We believe the PAKE research is important and has strong practical relevance. This post is to facilitate discussions on this subject. The paper can be viewed here. Any comments or questions are welcome.

Update

  • 2008-06-28: a crude J-PAKE demo source code (.java) by me. (link broken)
  • 2008-11-04: a more refined J-PAKE in C and OpenSSL by Ben Laurie.
  • 2008-11-11: possible applications of J-PAKE in VPN and browser by James.
  • 2009-02-08: public group parameters for 112-bit and 128-bit security can be found in the comments.
  • 2009-03-15: fixed the broken link to the old Java file.
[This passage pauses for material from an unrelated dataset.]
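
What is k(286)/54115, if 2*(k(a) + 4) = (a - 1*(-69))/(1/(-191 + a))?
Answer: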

Here is the link to the Java demo code.
  • 2010-04-17: a journal version of the paper available on IACR. No technical change to the protocol.
  • 2010-10-25: the journal version of the paper is accepted to publish on the TCS journal – Springer Transactions on Computational Science, the special issue on “Security in Computing”, 2011.
  • 2010-11-25: Sebastien Martini reported an implementation issue of J-PAKE in OpenSSL and OpenSSH. The issue is not applicable to the Java demo code that I wrote. As stated in the last paragraph of p. 11 in the paper, one shall check the element lies within the specified group. Stefan Arentz implemented a fix in OpenSSL. Official OpenSSL and OpenSSH patches can be found here and here.
  • 2011-01-11: Mozilla built J-PAKE into the base product of Firefox 4 ( beta 8 and later). More details here.
  • 2012-01-18: Today, Mohsen Toorani uploadeda paper on IACR eprint to claim several attacks on J-PAKE. My response can be found here.
  • 2012-07-21: Phil Clay contributed a Java implementation of J-PAKE to bouncycastle.
  • 2013-02-24: J-PAKE included into bouncycastle 1.48.
  • 2013-03-28: a code example to show how to use J-PAKE in bouncycastle
  • 2013-05-21: Submitted two Internet Drafts to IETF (one on J-PAKE and the other one on Schnorr NIZK Proof)
  • 2013-12-30: a code example to show how to implement J-PAKE using Elliptic Curve (or ECDSA-like group setting)
  • 2014-04-17: J-PAKE included into VMware NSS Cryptographic Module
  • 2014-10-27: J-PAKE adopted by the ISO/IEC standard (11770-4) following the ISO/IEC SC27 meeting held in Mexico City, October 20-24, 2014
  • 2014-12-26: My response to Mohsen Toorani’s IEEE ISCC’14 paper “Security Analysis of J-PAKE”.
  • 2015-04-29: J-PAKE included into Python
  • 2015-05-08: Standardization of J-PAKE in ISO/IEC 11770-4 in process. The first working draft (WD1) passed reviews by ISO/IEC SC27 at Kuching Malaysia, May 5-8, 2015.
  • 2015-05-19: Here is an independent formal analysis of J-PAKE by other researchers published at Oakland’2015. Their results are consistent with the original J-PAKE paper.
  • 2015-05-30: J-PAKE included in BarcoSilex BA414E Public Key crypto engine
  • 2015-05-31: Firefox is upgrading Sync 1.1 (using J-PAKE to transfer a full-entropy AES key between sync devices) to new Sync 1.5 (using user-defined passwords as encryption keys). But Pale moon decides to stay with Sync 1.1.
  • 2015-07-28: the Thread Technical white paper is public. It describes a technique that securely enrols a new device to the network based on J-PAKE. The technique is used in Google Nest thermostat products.
  • 2017-10-06: J-PAKE published in ISO/IEC 11770-4 as an international standard and also published in RFC 8236. See here.